Before Google

August 5th, 2010

On a whim today I tried to figure out what the oldest pages are on the internet that mention the names of Google’s founders, Sergey Brin and Larry Page. In particular, I wanted to find out what information Google’s founders left on the internet before they had the notion to index it all.

This pursuit was of course assisted by Google itself. It has a nifty advanced search feature where you can specify a date range for the results. Unfortunately the algorithm for assigning dates to pages seems really buggy, and you end up with a lot of false positives for the date range you specify. For example, Google was being talked about in 1973?


I was able to find some interesting newsgroup postings from Sergey in 1994. On August 18, 1994, he sought advice about booking air travel from San Francisco to Baltimore. In 2010, this conversation would almost certainly not happen, as any number of powerful airfare search engines crunch the numbers and compare rates across carriers, dates, and airports.

But even more interesting to me is a math question posed in 1994 about the Karhunen-Loeve theorem:


I ran across a reference to a Karhunen-Loeve transform in a paper I was reading and from the brief mention it seems that it is relevant to my research.  However, there is no pointer to where I could find more information.

Could someone let me know what a good reference for the Karhunen-Loeve transform would be?


Today you just type “Karhunen-Loeve” into Google to get the answer.

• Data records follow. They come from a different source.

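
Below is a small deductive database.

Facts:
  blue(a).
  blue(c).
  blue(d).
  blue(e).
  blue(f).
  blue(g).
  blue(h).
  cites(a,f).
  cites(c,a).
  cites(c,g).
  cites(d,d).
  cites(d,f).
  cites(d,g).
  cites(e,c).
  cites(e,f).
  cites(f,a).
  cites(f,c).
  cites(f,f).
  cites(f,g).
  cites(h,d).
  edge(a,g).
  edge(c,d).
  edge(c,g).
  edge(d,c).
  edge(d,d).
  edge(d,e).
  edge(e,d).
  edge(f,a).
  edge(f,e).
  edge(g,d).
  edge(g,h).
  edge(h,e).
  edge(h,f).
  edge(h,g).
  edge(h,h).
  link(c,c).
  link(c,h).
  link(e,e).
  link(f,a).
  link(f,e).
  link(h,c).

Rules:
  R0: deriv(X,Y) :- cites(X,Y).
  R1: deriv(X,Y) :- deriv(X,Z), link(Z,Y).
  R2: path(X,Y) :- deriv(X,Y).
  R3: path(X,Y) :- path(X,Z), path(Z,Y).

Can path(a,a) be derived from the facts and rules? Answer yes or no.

yes

round 1: derive deriv(a,f) via R0 from cites(a,f)
round 1: derive deriv(c,a) via R0 from cites(c,a)
round 1: derive deriv(c,g) via R0 from cites(c,g)
round 1: derive deriv(d,d) via R0 from cites(d,d)
round 1: derive deriv(d,f) via R0 from cites(d,f)
round 1: derive deriv(d,g) via R0 from cites(d,g)
round 1: derive deriv(e,c) via R0 from cites(e,c)
round 1: derive deriv(e,f) via R0 from cites(e,f)
round 1: derive deriv(f,a) via R0 from cites(f,a)
round 1: derive deriv(f,c) via R0 from cites(f,c)
round 1: derive deriv(f,f) via R0 from cites(f,f)
round 1: derive deriv(f,g) via R0 from cites(f,g)
round 1: derive deriv(h,d) via R0 from cites(h,d)
round 2: derive deriv(a,a) via R1 from deriv(a,f), link(f,a)
round 2: derive deriv(a,e) via R1 from deriv(a,f), link(f,e)
round 2: derive deriv(d,a) via R1 from deriv(d,f), link(f,a)
round 2: derive deriv(d,e) via R1 from deriv(d,f), link(f,e)
round 2: derive deriv(e,a) via R1 from deriv(e,f), link(f,a)
round 2: derive deriv(e,e) via R1 from deriv(e,f), link(f,e)
round 2: derive deriv(e,h) via R1 from deriv(e,c), link(c,h)
round 2: derive deriv(f,e) via R1 from deriv(f,f), link(f,e)
round 2: derive deriv(f,h) via R1 from deriv(f,c), link(c,h)
round 2: derive path(a,f) via R2 from deriv(a,f)
round 2: derive path(c,a) via R2 from deriv(c,a)
round 2: derive path(c,g) via R2 from deriv(c,g)
round 2: derive path(d,d) via R2 from deriv(d,d)
round 2: derive path(d,f) via R2 from deriv(d,f)
round 2: derive path(d,g) via R2 from deriv(d,g)
round 2: derive path(e,c) via R2 from deriv(e,c)
round 2: derive path(e,f) via R2 from deriv(e,f)
round 2: derive path(f,a) via R2 from deriv(f,a)
round 2: derive path(f,c) via R2 from deriv(f,c)
round 2: derive path(f,f) via R2 from deriv(f,f)
round 2: derive path(f,g) via R2 from deriv(f,g)
round 2: derive path(h,d) via R2 from deriv(h,d)
round 3: derive path(a,a) via R2 from deriv(a,a)
round 3: derive path(a,e) via R2 from deriv(a,e)
round 3: derive path(d,a) via R2 from deriv(d,a)
round 3: derive path(d,e) via R2 from deriv(d,e)
round 3: derive path(e,a) via R2 from deriv(e,a)
round 3: derive path(e,e) via R2 from deriv(e,e)
round 3: derive path(e,h) via R2 from deriv(e,h)
round 3: derive path(f,e) via R2 from deriv(f,e)
round 3: derive path(f,h) via R2 from deriv(f,h)
round 3: derive path(a,c) via R3 from path(a,f), path(f,c)
round 3: derive path(a,g) via R3 from path(a,f), path(f,g)
round 3: derive path(c,f) via R3 from path(c,a), path(a,f)
round 3: derive path(d,c) via R3 from path(d,f), path(f,c)
round 3: derive path(e,g) via R3 from path(e,c), path(c,g)
round 3: derive path(h,f) via R3 from path(h,d), path(d,f)
round 3: derive path(h,g) via R3 from path(h,d), path(d,g)
round 4: derive path(a,h) via R3 from path(a,e), path(e,h)
round 4: derive path(c,c) via R3 from path(c,a), path(a,c)
round 4: derive path(c,e) via R3 from path(c,a), path(a,e)
round 4: derive path(c,h) via R3 from path(c,f), path(f,h)
round 4: derive path(d,h) via R3 from path(d,e), path(e,h)
round 4: derive path(e,d) via R3 from path(e,h), path(h,d)
round 4: derive path(f,d) via R3 from path(f,h), path(h,d)
round 4: derive path(h,a) via R3 from path(h,d), path(d,a)
round 4: derive path(h,c) via R3 from path(h,d), path(d,c)
round 4: derive path(h,e) via R3 from path(h,d), path(d,e)
round 4: derive path(h,h) via R3 from path(h,f), path(f,h)
round 5: derive path(a,d) via R3 from path(a,e), path(e,d)
round 5: derive path(c,d) via R3 from path(c,e), path(e,d)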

3 Responses to “Before Google”

  1. Erik Says:

    “After all these years… I will never have to solicit air transportation advice again!” – Sergey Brin, when asked why Google announced their plans to acquire ITA Software earlier this summer.

  2. Conor Says:

    Or “Today you just type things into Wikipedia to get the answer”. The “I’m Feeling Lucky” button on Google front page is almost a “Wikipedia” button.

  3. David Leppik Says:

    As far as I can tell, the date search gives you pages referring to that date. I suspect that’s the intended behavior. A classic case of an ambiguous UI which means one thing to the developers and a completely different thing to the users.